JAKARTA – Kebijakan pembatasan material bakar minyak (BBM) subsidi berapa kali telah diwacanakan pemerintah, namun hingga pada masa kini belum juga diterapkan.
Pengamat Kondisi Keuangan Daya dari Universitas Gadjah Mada (UGM), Fahmy Radhi menilai, bantahan Presiden Jokowi sampai dua kali mengindikasikan bahwa masih bimbang memutuskan kebijakan pembatasan BBM bersubsidi.
Menurutnya ada pertimbangan yang menciptakan kebijakan pembatasan penyaluran produk-produk energi belum diterapkan. Terutama, pertimbangan pemuaian lalu menurunkan daya beli masyarakat.
“Barangkali, Jokowi khawatir bahwa kebijakan pembatasan BBM subsidi akan meninggikan pemuaian lalu menurunkan daya beli masyarakat, sehingga sanggup menurunkan legasi Jokowi sebelum lengser pada 20 Oktober 2024,” ujar Fahmi, Hari Sabtu (7/9/2024).
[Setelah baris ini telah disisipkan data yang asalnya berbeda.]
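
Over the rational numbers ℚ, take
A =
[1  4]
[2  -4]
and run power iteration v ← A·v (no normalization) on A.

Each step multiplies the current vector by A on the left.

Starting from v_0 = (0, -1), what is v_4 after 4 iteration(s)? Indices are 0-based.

v_4 = (396, -648)

v_0 = (0, -1).
v_1 = A·v_0 = (-4, 4).
v_2 = A·v_1 = (12, -24).
v_3 = A·v_2 = (-84, 120).
v_4 = A·v_3 = (396, -648).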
Baca Juga: Pertamina Patra Niaga serta Lion Group Jajaki Perluasan Layanan Avtur
Dia mencatatkan pembatasan BBM subsidi memang sebenarnya akan meningkatkan nilai tukar BBM bagi konsumen yang tersebut tidaklah berhak, sehingga harus bermigrasi ke BBM non subsidi dengan harga jual lebih tinggi mahal.
Kendati begitu, kenaikan tarif yang dimaksud harus dilokalisir sehingga tidaklah memicu naiknya harga secara signifikan dan juga tidaklah menurunkan daya beli rakyat kelas menengah ke atas. “Tidak ada alasan bagi Jokowi untuk bimbang di memutuskan kebijakan pembatasan BBM Subsidi,” paparnya.
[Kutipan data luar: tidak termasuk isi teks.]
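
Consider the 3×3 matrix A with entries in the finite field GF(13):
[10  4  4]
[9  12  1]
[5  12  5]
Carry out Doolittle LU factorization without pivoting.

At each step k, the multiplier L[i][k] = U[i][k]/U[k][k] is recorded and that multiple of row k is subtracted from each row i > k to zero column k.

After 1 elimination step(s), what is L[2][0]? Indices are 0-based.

k=0: U[0][0]=10
  eliminate (1,0): mult=10, new row 1: (0, 11, 0); set L[1][0]=10
  eliminate (2,0): mult=7, new row 2: (0, 10, 3); set L[2][0]=7

L[2][0] = 7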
Baca Juga: Pertamina Tambah 300.000 LPG 3 Kg Soloraya, Stok di tempat Klaten Aman
Pasalnya, total beban subsidi BBM yang tersebut salah sasaran sudah ada sangat besar atau sekitar Rp90 triliun per tahun, yang tersebut memberatkan beban APBN. Bila sampai dengan lengser, Presiden Jokowi tidaklah juga memutuskan kebijakan pembatasan BBM subsidi, beban APBN akan diwariskan untuk pemerintahan presiden terpilih, yakni Prabowo Subianto.